The information has not yet been confirmed independently, and the name of the individual has not been released.
“Trust is on the line,” Stohlman said. “It’s deplorable that someone might do this.”
He said the council was getting ready to make decisions based on invalid or questionable results.
However, the surveys under scrutiny represent about 12 percent of the total results. In total, the town received 101 surveys – 0.5 percent of the town’s 20,000 residents.
Thirty-six percent of respondents said they would be willing to support a $20 million bond, another 37 percent said they would be willing to support a 2012 bond referendum with as much funding as needed, according to the survey.

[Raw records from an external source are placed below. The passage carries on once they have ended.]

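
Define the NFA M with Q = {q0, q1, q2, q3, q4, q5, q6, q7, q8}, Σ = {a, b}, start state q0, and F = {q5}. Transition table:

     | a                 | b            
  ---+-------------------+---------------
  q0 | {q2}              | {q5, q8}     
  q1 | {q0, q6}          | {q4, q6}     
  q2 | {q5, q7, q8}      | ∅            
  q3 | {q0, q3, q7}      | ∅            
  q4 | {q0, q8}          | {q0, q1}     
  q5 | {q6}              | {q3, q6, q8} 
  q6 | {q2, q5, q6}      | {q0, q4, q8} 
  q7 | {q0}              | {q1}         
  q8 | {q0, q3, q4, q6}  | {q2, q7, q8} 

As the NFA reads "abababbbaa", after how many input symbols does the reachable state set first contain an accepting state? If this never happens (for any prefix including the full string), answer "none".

Start in {q0}.
Read 'a': q0→{q2}; now {q2}.
Read 'b': q2→∅; now ∅.
The set is empty and remains empty for the remaining 8 symbols.
No reachable set along the way intersects F.

none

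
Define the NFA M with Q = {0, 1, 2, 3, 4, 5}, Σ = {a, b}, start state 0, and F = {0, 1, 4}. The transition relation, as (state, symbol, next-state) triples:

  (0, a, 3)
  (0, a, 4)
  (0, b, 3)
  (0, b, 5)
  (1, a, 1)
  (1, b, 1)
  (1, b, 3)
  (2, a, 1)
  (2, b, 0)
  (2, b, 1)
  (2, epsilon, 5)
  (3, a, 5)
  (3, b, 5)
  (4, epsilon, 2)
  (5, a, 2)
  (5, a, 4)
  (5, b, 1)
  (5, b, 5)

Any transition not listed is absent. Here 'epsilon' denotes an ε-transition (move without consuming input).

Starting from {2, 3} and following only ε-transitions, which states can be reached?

Begin with {2, 3}.
ε-move 2 → 5; add 5.

{2, 3, 5}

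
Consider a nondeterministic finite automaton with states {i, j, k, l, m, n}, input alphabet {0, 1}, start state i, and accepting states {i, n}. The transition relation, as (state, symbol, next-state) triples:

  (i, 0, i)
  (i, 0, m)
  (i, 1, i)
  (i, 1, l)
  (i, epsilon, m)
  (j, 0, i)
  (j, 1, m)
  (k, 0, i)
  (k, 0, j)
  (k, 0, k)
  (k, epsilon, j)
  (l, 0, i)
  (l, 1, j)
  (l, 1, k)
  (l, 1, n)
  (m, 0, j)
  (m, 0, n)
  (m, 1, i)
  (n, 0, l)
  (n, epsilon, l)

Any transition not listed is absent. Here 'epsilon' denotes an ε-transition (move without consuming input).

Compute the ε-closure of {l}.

Begin with {l}.
No ε-moves leave this set, so the closure equals the set itself.

{l}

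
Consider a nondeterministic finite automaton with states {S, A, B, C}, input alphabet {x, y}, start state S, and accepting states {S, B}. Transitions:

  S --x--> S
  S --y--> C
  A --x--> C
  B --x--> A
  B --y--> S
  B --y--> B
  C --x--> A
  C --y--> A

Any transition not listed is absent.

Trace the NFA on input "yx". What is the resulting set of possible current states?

Start in {S}.
Read 'y': S→{C}; now {C}.
Read 'x': C→{A}; now {A}.

{A}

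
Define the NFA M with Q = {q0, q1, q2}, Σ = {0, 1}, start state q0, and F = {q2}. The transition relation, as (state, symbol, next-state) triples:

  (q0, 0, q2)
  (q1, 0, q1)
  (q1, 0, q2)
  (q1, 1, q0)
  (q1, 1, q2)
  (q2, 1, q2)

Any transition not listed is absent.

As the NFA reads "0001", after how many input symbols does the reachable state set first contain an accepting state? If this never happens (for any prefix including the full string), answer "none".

Start in {q0}.
Read '0': q0→{q2}; now {q2}.
None of the earlier sets intersect F, but {q2} does.

1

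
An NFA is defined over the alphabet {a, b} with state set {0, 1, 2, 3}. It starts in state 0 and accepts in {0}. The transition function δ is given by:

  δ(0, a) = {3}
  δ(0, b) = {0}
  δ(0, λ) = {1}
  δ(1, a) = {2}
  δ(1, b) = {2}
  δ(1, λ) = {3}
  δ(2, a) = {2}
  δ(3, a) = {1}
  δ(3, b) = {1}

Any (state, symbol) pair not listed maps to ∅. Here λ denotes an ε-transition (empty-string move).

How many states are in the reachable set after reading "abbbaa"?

Start: ε-closure({0}) = {0, 1, 3}.
Read 'a': 0→{3}, 1→{2}, 3→{1}; now {1, 2, 3}.
Read 'b': 1→{2}, 2→∅, 3→{1}; union {1, 2}; ε-closure = {1, 2, 3}.
Read 'b': 1→{2}, 2→∅, 3→{1}; union {1, 2}; ε-closure = {1, 2, 3}.
Read 'b': 1→{2}, 2→∅, 3→{1}; union {1, 2}; ε-closure = {1, 2, 3}.
Read 'a': 1→{2}, 2→{2}, 3→{1}; union {1, 2}; ε-closure = {1, 2, 3}.
Read 'a': 1→{2}, 2→{2}, 3→{1}; union {1, 2}; ε-closure = {1, 2, 3}.
That set has 3 states.

3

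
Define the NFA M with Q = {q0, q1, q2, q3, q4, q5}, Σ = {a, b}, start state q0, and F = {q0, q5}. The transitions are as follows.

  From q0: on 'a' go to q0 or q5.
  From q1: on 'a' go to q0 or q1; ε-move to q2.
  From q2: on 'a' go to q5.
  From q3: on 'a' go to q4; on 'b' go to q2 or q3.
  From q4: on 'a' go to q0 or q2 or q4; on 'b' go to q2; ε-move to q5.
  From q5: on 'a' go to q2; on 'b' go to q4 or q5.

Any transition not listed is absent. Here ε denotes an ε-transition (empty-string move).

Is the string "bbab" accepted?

Start in {q0}.
Read 'b': q0→∅; now ∅.
The set is empty and remains empty for the remaining 3 symbols.
The final set ∅ contains no accepting state.

No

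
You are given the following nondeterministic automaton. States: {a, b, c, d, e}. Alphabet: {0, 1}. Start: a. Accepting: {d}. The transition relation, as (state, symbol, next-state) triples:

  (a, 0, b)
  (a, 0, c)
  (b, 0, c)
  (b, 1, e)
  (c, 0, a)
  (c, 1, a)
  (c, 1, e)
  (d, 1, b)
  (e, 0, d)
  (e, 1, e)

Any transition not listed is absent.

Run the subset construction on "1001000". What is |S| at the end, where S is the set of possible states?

0

Start in {a}.
Read '1': a→∅; now ∅.
The set is empty and remains empty for the remaining 6 symbols.
That set has 0 states.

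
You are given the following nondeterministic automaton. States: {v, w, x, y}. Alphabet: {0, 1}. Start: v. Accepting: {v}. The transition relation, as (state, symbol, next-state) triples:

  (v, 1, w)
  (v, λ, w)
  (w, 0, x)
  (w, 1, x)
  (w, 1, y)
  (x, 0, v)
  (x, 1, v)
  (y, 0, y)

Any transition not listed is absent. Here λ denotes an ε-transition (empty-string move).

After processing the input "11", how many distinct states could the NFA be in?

4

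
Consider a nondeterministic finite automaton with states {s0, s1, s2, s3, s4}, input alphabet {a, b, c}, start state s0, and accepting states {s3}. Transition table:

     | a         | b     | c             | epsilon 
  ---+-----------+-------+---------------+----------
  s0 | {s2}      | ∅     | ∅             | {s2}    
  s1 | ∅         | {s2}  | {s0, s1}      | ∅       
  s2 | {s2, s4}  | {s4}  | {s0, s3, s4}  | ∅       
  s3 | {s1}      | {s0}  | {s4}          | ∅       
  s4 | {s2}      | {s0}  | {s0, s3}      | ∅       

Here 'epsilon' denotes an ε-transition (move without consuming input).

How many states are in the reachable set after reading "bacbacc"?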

One councilman questioned the need to ferret out the source of the dozen surveys. Councilman Steve Diehl told Stohlman that if he didn’t agree with the survey results Stohlman should just ignore them and vote with his conscience.
Diehl said it appeared Stohlman wanted “to embarrass someone in public.” Even if an employee was found to have tampered with the survey results Diehl said the repercussions were unclear.
“What are we going to do? Fire the staff member?” Diehl asked.
Diehl told the council he may have mistakenly submitted multiple surveys over a series of days. He said he didn’t get a completed survey message and thought there was a glitch in the system, so he kept trying. But he doesn’t think he resubmitted it 12 times.
Councilwoman Liz Johnson said she supported the investigation but was less inclined to say without proof that the owner of the IP address acted unethically.
“You are taking a major leap that something unethical happened,” Johnson told Stohlman. “There could have been a malfunction. There could be some plausible explanation. I have a problem making a leap that something unethical was done.”
In the end, the council voted 5-2 to approve the investigation. Diehl and Mayor Jackie Holcombe voted against the proposal.
Even with the cloud of suspicion over the survey, the council’s preliminary selections for the bond referendum mirrored the survey’s results.
According to the results 66 percent supported extending McCrimmon Parkway from N.C. 54 to Evans Road; 70 percent said the Morrisville Aquatics and Fitness Center was important, financial impact aside and 57 percent said the Morrisville Community Center Phase III was important, financial impact aside.
The council asked the staff Tuesday to look into putting those three projects, totaling about $15 million, on the fall ballot. Staff is expected to present a debt analysis on June 12 and the council. A public hearing is planned for August. No final decisions have been made.
One resident not pleased with the council’s selection was Saadat Siddiqui.
He said about 150 Morrisville residents – more than those who completed the survey – submitted a petition in November asking for the town to fill in the gaps in the sidewalks on Morrisville Carpenter Road. He was disappointed the council didn’t include that project in the bond.
He also said the N.C. 54 project to expand McCrimmon Parkway from Airport Boulevard to Evans Road, isn’t what people want.
“A majority don’t want to be spending that much on that N.C. 54 extension, it’s a road out into the wilderness,” he said.
The project is touted to help boost economic development in that area.